Afinal, como vemos em Atos 6.1-6, se os líderes se dedicarem mais às tarefas
que não são essenciais ao ministério, não terão tempo para realizar aquilo que,
de fato, lhes compete: “oração e o ministério da palavra” (At 6.4).
O
grande problema é que, na atualidade, a pregação bíblica se tornou, para
muitos, algo de somenos importância. Isto é, o ministério da palavra já não é
mais tão atraente. As pessoas se interessam muito mais pelas canções,
coreografias, encenações teatrais e pelos gracejos feitos por alguns
pregadores. Para elas, a função do pastor é promover programas que agradem o
auditório e fazer visitas para suprir sua carência afetiva. Uma postura
totalmente passiva! A maioria não tem a intenção e nem o desejo de servir, mas
de serem servidos! Provavelmente, concluíram que é mais fácil “pagar” alguém
para fazer o que deveriam fazer, ao invés de efetivamente fazê-lo!
É
claro, entretanto, que minha crítica não visa justificar pastores que não fazem
visita alguma. Aliás, como já mencionei, assim como todos os crentes, os
pastores devem visitar. O que quero salientar é que a igreja moderna corrompeu
o propósito bíblico da visitação. Porque, de acordo com Jesus, as visitas têm
por objetivo confortar os que sofrem, e não bajular pessoas. Ou seja, o pastor
não tem a obrigação de visitar alguém somente para bater papo, ou para tomar um
cafezinho, simplesmente, porque a pessoa quer. A visitação que todos os
crentes, inclusive o pastor, devem fazer é àqueles que estiverem sofrendo, seja
um sofrimento físico ou emocional.
Obviamente,
considerando que a essência do pastorado é o ensino da Escritura Sagrada, e que
esta “é proveitosa para ensinar, para redarguir, para corrigir, para instruir
em justiça, para que o homem de Deus seja perfeito e perfeitamente instruído
para toda boa obra” (2Tm 3.16,17), haverá momentos em que o pastor, visando o
aconselhamento, visitará as ovelhas. Porém, isso só ocorrerá diante de alguma
adversidade. Ou seja, dentro da normalidade não há necessidade de visitação.

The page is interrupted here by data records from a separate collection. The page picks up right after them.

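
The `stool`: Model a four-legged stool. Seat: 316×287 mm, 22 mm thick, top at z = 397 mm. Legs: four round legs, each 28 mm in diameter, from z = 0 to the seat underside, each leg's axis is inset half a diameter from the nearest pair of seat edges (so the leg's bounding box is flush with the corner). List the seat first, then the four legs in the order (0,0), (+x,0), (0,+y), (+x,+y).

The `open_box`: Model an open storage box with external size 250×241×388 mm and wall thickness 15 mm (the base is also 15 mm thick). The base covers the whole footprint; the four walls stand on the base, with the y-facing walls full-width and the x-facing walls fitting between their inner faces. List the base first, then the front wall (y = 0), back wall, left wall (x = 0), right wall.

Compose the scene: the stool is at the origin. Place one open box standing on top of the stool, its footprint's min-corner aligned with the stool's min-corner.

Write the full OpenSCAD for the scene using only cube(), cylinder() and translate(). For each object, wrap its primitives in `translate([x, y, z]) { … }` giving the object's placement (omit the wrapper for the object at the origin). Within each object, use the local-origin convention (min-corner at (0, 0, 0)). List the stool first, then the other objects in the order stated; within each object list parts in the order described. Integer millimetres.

translate([0, 0, 375]) cube([316, 287, 22]);
translate([14, 14, 0]) cylinder(h = 375, r = 14);
translate([302, 14, 0]) cylinder(h = 375, r = 14);
translate([14, 273, 0]) cylinder(h = 375, r = 14);
translate([302, 273, 0]) cylinder(h = 375, r = 14);
translate([0, 0, 397]) {
  cube([250, 241, 15]);
  translate([0, 0, 15]) cube([250, 15, 373]);
  translate([0, 226, 15]) cube([250, 15, 373]);
  translate([0, 15, 15]) cube([15, 211, 373]);
  translate([235, 15, 15]) cube([15, 211, 373]);
}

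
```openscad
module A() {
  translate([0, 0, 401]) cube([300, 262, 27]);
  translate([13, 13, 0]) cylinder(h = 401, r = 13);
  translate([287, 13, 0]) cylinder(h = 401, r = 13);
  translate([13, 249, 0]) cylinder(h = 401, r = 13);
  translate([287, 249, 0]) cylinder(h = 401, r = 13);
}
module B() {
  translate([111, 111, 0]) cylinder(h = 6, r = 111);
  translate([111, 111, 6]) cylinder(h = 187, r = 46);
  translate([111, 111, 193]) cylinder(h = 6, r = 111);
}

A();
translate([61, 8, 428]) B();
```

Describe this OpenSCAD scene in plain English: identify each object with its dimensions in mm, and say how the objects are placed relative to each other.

A is a four-legged stool. The seat is a 300×262×27 mm slab whose top surface is at z = 428 mm; four round legs, each 26 mm in diameter, run from the floor (z = 0) to the underside of the seat, each leg's axis is inset half a diameter from the nearest pair of seat edges (so the leg's bounding box is flush with the corner).

B is a spool: two coaxial disc flanges of radius 111 mm and thickness 6 mm, joined by a core cylinder of radius 46 mm and height 187 mm. The lower flange rests on z = 0 and the three cylinders share a vertical axis.

The spool is on top of the stool.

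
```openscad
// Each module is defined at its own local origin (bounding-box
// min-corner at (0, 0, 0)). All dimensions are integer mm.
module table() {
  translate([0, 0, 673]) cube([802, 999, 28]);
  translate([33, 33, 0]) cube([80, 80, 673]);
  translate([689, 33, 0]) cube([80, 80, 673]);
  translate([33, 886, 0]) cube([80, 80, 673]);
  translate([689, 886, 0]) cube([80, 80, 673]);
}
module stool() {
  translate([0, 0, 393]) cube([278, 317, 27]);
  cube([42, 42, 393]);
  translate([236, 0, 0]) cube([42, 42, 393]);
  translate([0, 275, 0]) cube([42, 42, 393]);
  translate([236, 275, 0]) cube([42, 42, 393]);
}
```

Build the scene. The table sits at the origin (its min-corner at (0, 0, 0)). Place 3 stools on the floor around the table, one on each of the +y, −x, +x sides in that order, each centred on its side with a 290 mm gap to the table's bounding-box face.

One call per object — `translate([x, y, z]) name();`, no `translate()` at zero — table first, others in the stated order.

table();
translate([262, 1289, 0]) stool();
translate([-568, 341, 0]) stool();
translate([1092, 341, 0]) stool();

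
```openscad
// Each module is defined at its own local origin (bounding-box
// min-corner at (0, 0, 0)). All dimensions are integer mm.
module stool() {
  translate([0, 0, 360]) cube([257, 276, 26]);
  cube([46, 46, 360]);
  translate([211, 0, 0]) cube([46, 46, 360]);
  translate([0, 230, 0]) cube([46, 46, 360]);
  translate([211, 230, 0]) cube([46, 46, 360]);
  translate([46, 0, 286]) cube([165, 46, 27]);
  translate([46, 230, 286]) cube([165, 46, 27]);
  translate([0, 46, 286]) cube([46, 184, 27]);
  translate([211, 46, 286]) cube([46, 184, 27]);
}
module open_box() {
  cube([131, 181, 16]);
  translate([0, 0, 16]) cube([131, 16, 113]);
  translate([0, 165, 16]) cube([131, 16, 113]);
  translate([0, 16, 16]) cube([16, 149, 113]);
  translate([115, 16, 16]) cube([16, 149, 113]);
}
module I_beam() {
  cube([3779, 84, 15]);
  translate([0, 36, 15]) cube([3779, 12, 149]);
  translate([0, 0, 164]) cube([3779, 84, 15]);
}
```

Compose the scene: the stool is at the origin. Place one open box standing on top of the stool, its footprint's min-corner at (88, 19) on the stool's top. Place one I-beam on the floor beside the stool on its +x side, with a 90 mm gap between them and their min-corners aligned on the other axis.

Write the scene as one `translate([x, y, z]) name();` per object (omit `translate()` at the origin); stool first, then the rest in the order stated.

stool();
translate([88, 19, 386]) open_box();
translate([347, 0, 0]) I_beam();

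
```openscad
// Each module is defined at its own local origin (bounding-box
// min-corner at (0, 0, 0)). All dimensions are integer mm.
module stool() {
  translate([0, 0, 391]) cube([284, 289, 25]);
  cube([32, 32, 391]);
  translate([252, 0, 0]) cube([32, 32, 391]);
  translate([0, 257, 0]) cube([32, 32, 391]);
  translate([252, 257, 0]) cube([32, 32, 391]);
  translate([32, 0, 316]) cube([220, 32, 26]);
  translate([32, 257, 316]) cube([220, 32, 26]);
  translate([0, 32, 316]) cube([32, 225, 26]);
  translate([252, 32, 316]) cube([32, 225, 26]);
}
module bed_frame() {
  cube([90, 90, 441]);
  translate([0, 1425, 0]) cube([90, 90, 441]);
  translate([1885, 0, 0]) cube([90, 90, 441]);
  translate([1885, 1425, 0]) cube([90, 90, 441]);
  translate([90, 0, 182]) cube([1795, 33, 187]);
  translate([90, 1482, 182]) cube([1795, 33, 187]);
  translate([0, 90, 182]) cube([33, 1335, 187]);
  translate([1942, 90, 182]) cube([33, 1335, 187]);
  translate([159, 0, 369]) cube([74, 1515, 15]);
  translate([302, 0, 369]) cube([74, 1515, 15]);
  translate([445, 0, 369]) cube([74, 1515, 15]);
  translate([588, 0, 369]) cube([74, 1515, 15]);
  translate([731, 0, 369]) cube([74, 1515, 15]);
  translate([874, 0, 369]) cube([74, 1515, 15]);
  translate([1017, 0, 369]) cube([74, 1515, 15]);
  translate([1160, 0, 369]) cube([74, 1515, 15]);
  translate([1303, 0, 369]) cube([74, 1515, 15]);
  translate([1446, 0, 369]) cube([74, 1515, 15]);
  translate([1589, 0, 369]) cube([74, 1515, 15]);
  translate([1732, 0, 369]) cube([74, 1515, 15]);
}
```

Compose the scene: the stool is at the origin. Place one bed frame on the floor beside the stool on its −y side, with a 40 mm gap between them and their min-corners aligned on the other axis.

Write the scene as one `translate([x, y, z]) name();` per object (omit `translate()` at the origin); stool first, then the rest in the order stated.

stool();
translate([0, -1555, 0]) bed_frame();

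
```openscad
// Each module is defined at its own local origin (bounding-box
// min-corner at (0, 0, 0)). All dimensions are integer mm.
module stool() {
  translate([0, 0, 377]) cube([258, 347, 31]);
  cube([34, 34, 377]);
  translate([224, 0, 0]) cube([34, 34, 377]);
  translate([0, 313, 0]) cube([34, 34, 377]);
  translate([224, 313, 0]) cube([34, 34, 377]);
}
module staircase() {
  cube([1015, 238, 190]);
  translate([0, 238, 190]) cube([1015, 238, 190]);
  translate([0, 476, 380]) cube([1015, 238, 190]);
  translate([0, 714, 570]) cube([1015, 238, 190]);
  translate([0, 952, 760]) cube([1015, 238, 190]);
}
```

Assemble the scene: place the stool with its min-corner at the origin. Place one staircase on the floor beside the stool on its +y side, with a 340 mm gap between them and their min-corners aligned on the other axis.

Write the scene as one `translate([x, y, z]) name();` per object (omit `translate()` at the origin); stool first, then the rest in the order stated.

stool();
translate([0, 687, 0]) staircase();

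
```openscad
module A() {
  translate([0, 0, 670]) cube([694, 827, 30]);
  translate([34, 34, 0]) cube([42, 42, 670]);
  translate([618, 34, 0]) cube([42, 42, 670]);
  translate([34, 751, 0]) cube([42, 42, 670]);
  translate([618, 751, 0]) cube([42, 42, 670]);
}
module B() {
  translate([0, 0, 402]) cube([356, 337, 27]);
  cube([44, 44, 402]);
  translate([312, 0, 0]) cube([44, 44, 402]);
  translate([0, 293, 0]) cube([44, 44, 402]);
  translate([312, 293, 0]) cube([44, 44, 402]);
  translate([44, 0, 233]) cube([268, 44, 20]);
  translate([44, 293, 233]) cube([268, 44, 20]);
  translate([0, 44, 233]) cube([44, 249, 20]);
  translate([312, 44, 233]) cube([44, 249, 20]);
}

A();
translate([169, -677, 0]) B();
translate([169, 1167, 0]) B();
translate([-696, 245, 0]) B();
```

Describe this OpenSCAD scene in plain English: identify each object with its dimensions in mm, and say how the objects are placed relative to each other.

A is a table: top 694 mm (x) × 827 mm (y), 30 mm thick, upper face at z = 700 mm, on four 42×42 mm square legs, each inset 34 mm from the nearest pair of top edges, running from z = 0 to the bottom of the top.

B is a four-legged stool. The seat is a 356×337×27 mm slab whose top surface is at z = 429 mm; four square legs, each 44×44 mm in cross-section, run from the floor (z = 0) to the underside of the seat, each flush with a corner of the seat. Four stretchers, 44 mm wide and 20 mm tall, connect adjacent legs with their undersides at z = 233 mm, each running between the inner faces of the legs it joins and aligned with the legs' outer faces on the other axis.

Three stools sit around the table at the −y, +y, −x sides.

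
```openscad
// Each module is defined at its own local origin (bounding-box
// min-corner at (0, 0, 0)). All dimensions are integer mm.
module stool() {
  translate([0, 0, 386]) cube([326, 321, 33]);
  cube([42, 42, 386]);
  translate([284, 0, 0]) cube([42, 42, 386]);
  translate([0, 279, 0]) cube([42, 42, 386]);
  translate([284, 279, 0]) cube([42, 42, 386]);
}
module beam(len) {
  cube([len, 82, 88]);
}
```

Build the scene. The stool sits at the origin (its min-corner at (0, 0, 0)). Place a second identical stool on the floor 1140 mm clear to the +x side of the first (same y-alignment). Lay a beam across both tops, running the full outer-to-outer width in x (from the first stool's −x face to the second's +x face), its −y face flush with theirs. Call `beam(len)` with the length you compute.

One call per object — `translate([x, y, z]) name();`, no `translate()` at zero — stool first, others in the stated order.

stool();
translate([1466, 0, 0]) stool();
translate([0, 0, 419]) beam(1792);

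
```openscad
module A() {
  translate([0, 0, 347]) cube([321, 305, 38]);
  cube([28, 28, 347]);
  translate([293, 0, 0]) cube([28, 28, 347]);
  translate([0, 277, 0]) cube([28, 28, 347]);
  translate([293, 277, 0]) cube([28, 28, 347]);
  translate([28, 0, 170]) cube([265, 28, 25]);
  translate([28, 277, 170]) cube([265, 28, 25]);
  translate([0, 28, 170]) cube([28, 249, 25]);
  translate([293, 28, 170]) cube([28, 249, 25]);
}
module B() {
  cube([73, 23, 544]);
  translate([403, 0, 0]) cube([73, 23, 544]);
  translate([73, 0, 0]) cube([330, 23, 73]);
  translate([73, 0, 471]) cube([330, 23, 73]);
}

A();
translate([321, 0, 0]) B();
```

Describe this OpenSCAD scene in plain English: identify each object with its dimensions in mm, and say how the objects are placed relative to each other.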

Mesmo porque, geralmente quem cobra visitas triviais (apenas para tomar café)
não é assíduo nas reuniões da igreja. Pois, se fosse, sua carência afetiva
seria suprida pela relação com os outros irmãos, e não precisaria buscar isso
no pastor.
Todavia, alguns com o fito de justificar a imposição da visitação como
responsabilidade exclusiva do pastor, utilizam Ez 34 como fundamento. Porém,
conquanto o texto fale de pastores e ovelhas, o contexto está bem distante do
uso neotestamentário desses termos. Antes, Ez 34 constitui uma crítica à
ganância e o egoísmo dos reis do passado, que haviam explorado o povo, como se
fossem sua propriedade, quando, na verdade, pertenciam ao Senhor. A fim de
reforçar essa ideia utiliza-se como metáfora a figura do pastor, para designar
os governantes, e das ovelhas, para referir-se ao povo. Ora, os reis não
visitavam os súditos do reino; e, efetivamente, o texto não os condena por
isso. A condenação vem em razão da negligência para com Sua função e,
sobretudo, para com aquele que os estabeleceu no reinado. Como resultado, eles
seriam depostos de sua posição e o próprio Deus resgataria Seu povo do
cativeiro e os apascentaria.
Inobstante, algo curioso acerca de Ez 34 é que, posto que seja usado com
frequência para criticar os pastores atuais, afirma claramente que Deus
destruiria as ovelhas gordas e as fortes, apascentando-as com juízo. Já imaginou
se aplicássemos esse texto ao pastorado neotestamentário? Teríamos de entender
que o pastor deve destruir algumas ovelhas! É claro que o texto se propõe a
tratar de uma situação histórica específica. Isso não significa, no entanto,
que seu conteúdo não expresse verdades eternas. Mas, definitivamente, não se
refere aos oficiais da igreja.
Outro texto frequentemente empregado para cobrar visitas dos pastores é a
parábola da ovelha perdida (Lc 15.4-7). Contudo, essa parábola não trata da
visitação pastoral a crentes afastados da igreja ou a membros bicudos. A
história que Jesus contou tinha como objetivo mostrar aos seus acusadores a
razão de Ele estar com publicanos e pecadores (Lc 15.1,2): a busca pelos
perdidos. Por isso, o desfecho é o arrependimento de pecadores e a alegria no
céu (Lc 15.7). Isto é, a parábola fala de salvação, e não de visitação!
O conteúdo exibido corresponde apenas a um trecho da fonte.